Kenapa tidak dipasung saja setidaknya hidup Edaname lebih terjamin kesehatan dan keselamatan jiwanya ?

Atau paling tidak kan bisa dimasukkan ke rumah sakit jiwa untuk memulihkannya ?

Aku tersenyum,menertawakan kebodohan pertanyaanku sendiri. Apa sih yang aku pikirkan ?!

Pastinya mereka mempunyai alasan tersendiri yang tidak bisa kupahami. Titik. Bisa saja mereka tak mampu untuk membiayai perawatannya atau terlalu sayang untuk mengobati orang sakit jiwa,sementara yang sehat saja masih butuh banyak hal yang harus dipenuhi. Terasuki oleh rasa pesimis.

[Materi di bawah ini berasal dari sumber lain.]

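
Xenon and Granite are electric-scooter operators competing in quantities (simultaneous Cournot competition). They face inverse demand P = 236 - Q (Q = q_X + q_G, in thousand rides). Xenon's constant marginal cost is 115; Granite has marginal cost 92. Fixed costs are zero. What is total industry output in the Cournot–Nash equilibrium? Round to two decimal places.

Xenon's profit: π_X = (236 - Q)q_X - (115q_X). Setting ∂π_X/∂q_X = 0: 121 - 2q_X - (q_G) = 0.
Granite's first-order condition: 144 - 2q_G - (q_X) = 0.
Best responses: q_X = (121 - q_G)/2, q_G = (144 - q_X)/2.
Substituting one into the other gives q_X = 98/3 and q_G = 167/3.
Total output Q = 98/3 + 167/3 = 265/3.

88.33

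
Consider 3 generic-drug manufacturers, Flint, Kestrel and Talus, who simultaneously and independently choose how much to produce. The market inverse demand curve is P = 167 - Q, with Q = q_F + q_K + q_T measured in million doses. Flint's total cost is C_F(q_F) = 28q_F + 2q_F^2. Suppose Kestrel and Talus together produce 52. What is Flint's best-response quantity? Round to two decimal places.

14.50

With rivals' combined output fixed at 52, Flint's profit is π_F = (167 - 52 - q_F)q_F - (28q_F + 2q_F²) = (115 - q_F)q_F - (28q_F + 2q_F²).
∂π_F/∂q_F = 87 - 6q_F = 0, so q_F = 29/2.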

Tak ada bedanya nasib Edaname dengan Hua,kucing kampung liar yang pernah kutemukan. Tidur sesuka hati dimana saja,makan apa saja tak perduli itu kotor,sisa atau basi jika perut menuntut untuk diisi. Terasingkan dan nyata pula tersisihkan oleh lingkungan. Terpasung jiwa,namun tergilas waktu di raga.

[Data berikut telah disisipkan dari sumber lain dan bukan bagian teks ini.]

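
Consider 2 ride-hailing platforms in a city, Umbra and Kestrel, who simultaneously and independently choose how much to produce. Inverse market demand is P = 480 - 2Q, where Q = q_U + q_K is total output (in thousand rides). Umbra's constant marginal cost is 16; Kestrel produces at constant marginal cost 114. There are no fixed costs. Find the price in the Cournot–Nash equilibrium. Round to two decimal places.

203.33

Umbra's profit: π_U = (480 - 2Q)q_U - (16q_U). Setting ∂π_U/∂q_U = 0: 464 - 4q_U - 2(q_K) = 0.
Kestrel's profit: π_K = (480 - 2Q)q_K - (114q_K). Setting ∂π_K/∂q_K = 0: 366 - 4q_K - 2(q_U) = 0.
So q_U = (464 - 2q_K)/4 and q_K = (366 - 2q_U)/4.
Substituting one into the other gives q_U = 281/3 and q_K = 134/3.
Total output Q = 415/3, so price P = 480 - 2·(415/3) = 610/3.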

Apakah memang tak ada cara untuk mengembalikan kewarasan?!

Tanya itu hanya mengambang di angkasa langit-langit kalbuku. Karena jujur aku bukan psikolog,aku tak pernah tahu apa obat kesembuhan untuk orang-orang seperti Edaname. Mungkin memang bisa pulih benar,tapi bisa juga tidak. Kurasa semua tergantung dari usaha dan doa orang-orang yang tulus mengasihinya.

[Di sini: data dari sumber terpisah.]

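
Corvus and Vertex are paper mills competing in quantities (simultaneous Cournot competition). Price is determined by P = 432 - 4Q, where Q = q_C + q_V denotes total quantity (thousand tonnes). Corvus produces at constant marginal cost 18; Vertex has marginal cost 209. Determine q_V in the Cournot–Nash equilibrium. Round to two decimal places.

2.67

Corvus's profit: π_C = (432 - 4Q)q_C - (18q_C). Setting ∂π_C/∂q_C = 0: 414 - 8q_C - 4(q_V) = 0.
Vertex's profit: π_V = (432 - 4Q)q_V - (209q_V). Setting ∂π_V/∂q_V = 0: 223 - 8q_V - 4(q_C) = 0.
Rearranging gives the reaction functions q_C = (414 - 4q_V)/8 and q_V = (223 - 4q_C)/8.
Solving the pair: q_C = 605/12, q_V = 8/3.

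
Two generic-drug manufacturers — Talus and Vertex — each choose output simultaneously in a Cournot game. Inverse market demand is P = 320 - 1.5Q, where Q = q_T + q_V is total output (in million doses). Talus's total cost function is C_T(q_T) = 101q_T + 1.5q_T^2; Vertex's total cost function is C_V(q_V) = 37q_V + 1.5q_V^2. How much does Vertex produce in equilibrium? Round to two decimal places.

Talus's profit: π_T = (320 - 1.5Q)q_T - (101q_T + (3/2)q_T²). Setting ∂π_T/∂q_T = 0: 219 - 6q_T - (3/2)(q_V) = 0.
Vertex's first-order condition: 283 - 6q_V - (3/2)(q_T) = 0.
Best responses: q_T = (219 - (3/2)q_V)/6, q_V = (283 - (3/2)q_T)/6.
Substituting one into the other gives q_T = 1186/45 and q_V = 1826/45.

40.58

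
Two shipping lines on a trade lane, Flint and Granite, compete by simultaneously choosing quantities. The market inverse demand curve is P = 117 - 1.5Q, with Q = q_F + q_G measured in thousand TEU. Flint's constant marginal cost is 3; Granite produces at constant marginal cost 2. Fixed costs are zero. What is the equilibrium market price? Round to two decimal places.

40.67

Flint's profit: π_F = (117 - 1.5Q)q_F - (3q_F). Setting ∂π_F/∂q_F = 0: 114 - 3q_F - (3/2)(q_G) = 0.
Granite's profit: π_G = (117 - 1.5Q)q_G - (2q_G). Setting ∂π_G/∂q_G = 0: 115 - 3q_G - (3/2)(q_F) = 0.
Best responses: q_F = (114 - (3/2)q_G)/3, q_G = (115 - (3/2)q_F)/3.
Solving the pair: q_F = 226/9, q_G = 232/9.
Total output Q = 458/9, so price P = 117 - (3/2)·(458/9) = 122/3.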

Tepukan kecil tangan adikku menyadarkanku kembali ke alam nyata.

"Mba,ayo kita pulang!"

Hari ini,sekelumit tanya kembali muncul dipermukaan,mana yang lebih baik jika kita dihadapkan pada dua pilihan hidup yang sangat carut marut penuh dengan kesulitan;tertekan keadaan kemudian menjadi gila,atau putus asa memilih bunuh diri seakan bisa menyelesaikan semua masalahnya?!

Aah,Tuhan. . . .

Hal semacam itu pasti hanya terlintas pada orang-orang yang tengah buntu pikirannya sehingga berputus pada rahmat-Mu. Orang yang secara tidak sadar meragukan sendiri dimana keberadaan Sang Pencipta saat manusia dihujani berbagai masalah tak berjeda. Pikiran yang tengah tersesat;kebingungan tanpa arah dalam pondasi kekuatan iman.

Pada akhirnya,jawaban itu kembali pada masing-masing nurani per individu.

Kugamit tangan sibungsu segera,bergegas untuk pulang sebelum kumandang maghrib menjelang.